Public Program/

Joan Jonas

On Wednesday, 28 January 2015 at 9 pm HangarBicocca presents All the Many Peopls, a live event with the Irish artist and composer Jennifer Walshe. Curated by Pedro Rocha, the performance takes place during the Light Time Tales exhibition by Joan Jonas (curated by Andrea Lissoni, on show until 1 February 2015).
All the Many Peopls combines a variety of musical genres through the use of visual and audio references and instruments, creating a fragmentary universe consisting of audio taken from recordings of interstellar noise made by space agencies, video games, sound from YouTube videos shot by soldiers on their phones in war zones and many more. These sounds are juxtaposed with archival footage from safety film and home movies, shot mostly in America in the mid 20th-century. As Jennifer Walshe herself says, the work consists of “a sort of debris we are living in every day”, in the form of random pieces of images and sounds from everyday life. There are many areas of contact between the works of Jennifer Walshe and those of Joan Jonas: the investigation of the presence of the performative body; the use of a variety of artistic languages and technological media; the transactions between reality and scenic fiction; and the use of disguises and alter egos. In the work of both artists one can observe the deconstruction of the physical identity and liberation of the personality of the artist, including gender bound perceived images of women.
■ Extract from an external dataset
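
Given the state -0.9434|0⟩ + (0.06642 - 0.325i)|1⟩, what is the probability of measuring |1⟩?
0.11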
Jennifer Walshe was born in Dublin in 1974. A composer and vocalist, she has worked with orchestras and musicians around the world, taking part in many international festivals and winning many awards and honours. With the Grúpatart collective she herself founded – the nine members of which are actually Walshe’s own alter egos – she has created sound compositions, installations, sculptures, videos and photographs. In 2009 the collective was invited to put on a retrospective exhibition at the Project Arts Centre in Dublin, this was followed in 2010 by a solo exhibition at the Chelsea Art Museum in New York, and in 2011 her work was exhibited and performed at the ICA in London as part of the Cut & Splice Festival. Recent projects include The Signing, a shadow puppet opera composed in collaboration with Tony Conrad, performed in Toronto in 2014.